Various representatives of the Catholic Church sharply criticized that she should become federal judge because of the Catholic Church's stance on abortion. Brosius-Gersdorf was labeled as left activist by conservative commentators, regarding her compulsory women's quota, as well as her support for public servants to wear a headscarf while on duty if they want to. Journalists and observers saw the criticized positions to have been deliberately misinterpretated or taken out of context.

== Criticism of Brosius-Gersdorf before her planned election ==
Later in her election campaign, she was confronted by accusations of plagiarism, which she denied by publishing an expertise to exonerate her academic work.
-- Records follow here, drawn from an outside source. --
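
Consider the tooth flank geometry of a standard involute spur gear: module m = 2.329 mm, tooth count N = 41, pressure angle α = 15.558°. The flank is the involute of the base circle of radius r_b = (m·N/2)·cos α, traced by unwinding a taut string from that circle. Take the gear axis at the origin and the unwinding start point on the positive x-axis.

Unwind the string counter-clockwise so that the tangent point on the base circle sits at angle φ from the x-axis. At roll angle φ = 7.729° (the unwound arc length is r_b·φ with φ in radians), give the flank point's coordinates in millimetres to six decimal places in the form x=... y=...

pitch radius r_p = m·N/2 = 2.329·41/2 = 47.744500
base radius r_b = r_p·cos α = 47.744500·cos 15.558° = 45.995115
roll angle φ = 7.729° = 0.13489650 rad
x = r_b·(cos φ + φ·sin φ) = 45.995115·(0.99091526 + 0.13489650·0.13448775) = 46.411701
y = r_b·(sin φ − φ·cos φ) = 45.995115·(0.13448775 − 0.13489650·0.99091526) = 0.037567

x=46.411701 y=0.037567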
Plagiarism hunter Stefan Weber on the other hand kept pointing out various irregularities, including Brosius-Gersdorf and her husband Hubertus Gersdorf using identical phrasing in their works and occasionally even making the same quotation mistakes. With lawyers making public statements and neither the universities of Hamburg or Potsdam, nor the SPD commenting on Webers allegations, journalist Harald Neuber by mid August 2025 saw the credibility of the German academic system at stake. Only in late July 2026 the university of Hamburg published a short statement, informing that the deparments tasked with investigating the accusations of scientific misconduct found them unjustified.
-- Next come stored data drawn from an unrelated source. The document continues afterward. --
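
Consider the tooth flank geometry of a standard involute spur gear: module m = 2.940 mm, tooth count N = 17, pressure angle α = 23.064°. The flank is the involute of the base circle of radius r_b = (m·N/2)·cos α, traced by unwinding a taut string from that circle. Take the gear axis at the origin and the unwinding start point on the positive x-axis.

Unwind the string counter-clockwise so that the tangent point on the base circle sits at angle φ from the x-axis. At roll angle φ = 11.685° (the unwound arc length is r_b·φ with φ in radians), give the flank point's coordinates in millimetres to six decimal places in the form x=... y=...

pitch radius r_p = m·N/2 = 2.940·17/2 = 24.990000
base radius r_b = r_p·cos α = 24.990000·cos 23.064° = 22.992495
roll angle φ = 11.685° = 0.20394172 rad
x = r_b·(cos φ + φ·sin φ) = 22.992495·(0.97927587 + 0.20394172·0.20253093) = 23.465689
y = r_b·(sin φ − φ·cos φ) = 22.992495·(0.20253093 − 0.20394172·0.97927587) = 0.064740

x=23.465689 y=0.064740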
The right wing media coverage reflected several AfD positions, and, according to observers, was intended to frame Brosius-Gersdorf as "very left-leaning". In that case, she would be unelectable for conservative CDU and CSU MP representatives.

Following the plagiarism allegations, CDU MP Saskia Ludwig demanded that Brosius-Gersdorf temporarily suspend her teaching position at the University of Potsdam. The plagiarism allegations were made shortly before the planned election, and were refuted by her.

Beatrix von Storch (AfD) had stated during a debate in the Bundestag on 9 July 2025 that Brosius-Gersdorf did not grant a 9 month old fetus, 2 minutes before birth, human dignity and confronted Chancellor Merz by asking him, if he can reconcile to vote for such a person with his conscience. Journalist Patrick Bahners commented that Chancellor Merz accepted this insinuation by von Storch without objection, and that even the SPD failed to defend Brosius-Gersdorf.

As one of Germany's most renowned legal scholars, Ekkehart Reimer edited the article about Frauke Brosius-Gersdorf on the German Wikipedia before her election. He had added her position on abortion, but incorrectly. He initially wrote that the judge wanted to allow abortion in the "first 12 months of pregnancy." He later changed this to "the first twelve weeks of pregnancy."

==Reactions==
In an open letter, nearly 300 legal scholars criticized the discussion as "unobjective", and the proceedings as "poorly prepared". The signatories emphasized that Brosius-Gersdorf is a highly respected constitutional law professor, and completely uncontroversial in professional circles. According to the signatories, the withdrawal of Frauke Brosius-Gersdorf's nomination was due to "ideological lobby groups and campaigns riddled with untruths and defamation", which the members of parliament were influenced by. This demonstrates "at the very least a lack of political backbone and inadequate internal preparation", they wrote. "The fact that extremely implausible allegations of plagiarism must then serve as a pretext for a postponement, thereby accepting further damage to the candidate, is an attack on the reputation of academia and its representatives."

Frauke Brosius-Gersdorf appeared in an interview on television with Markus Lanz on 15 July 2025, talking about misleading reports on her legal positions prior to the election. She sees herself as somebody who stands for moderate views from the center of society, and dismissed labels like "ultra left" and "radical left" in a written statement as "defamatory" and "detached from reality".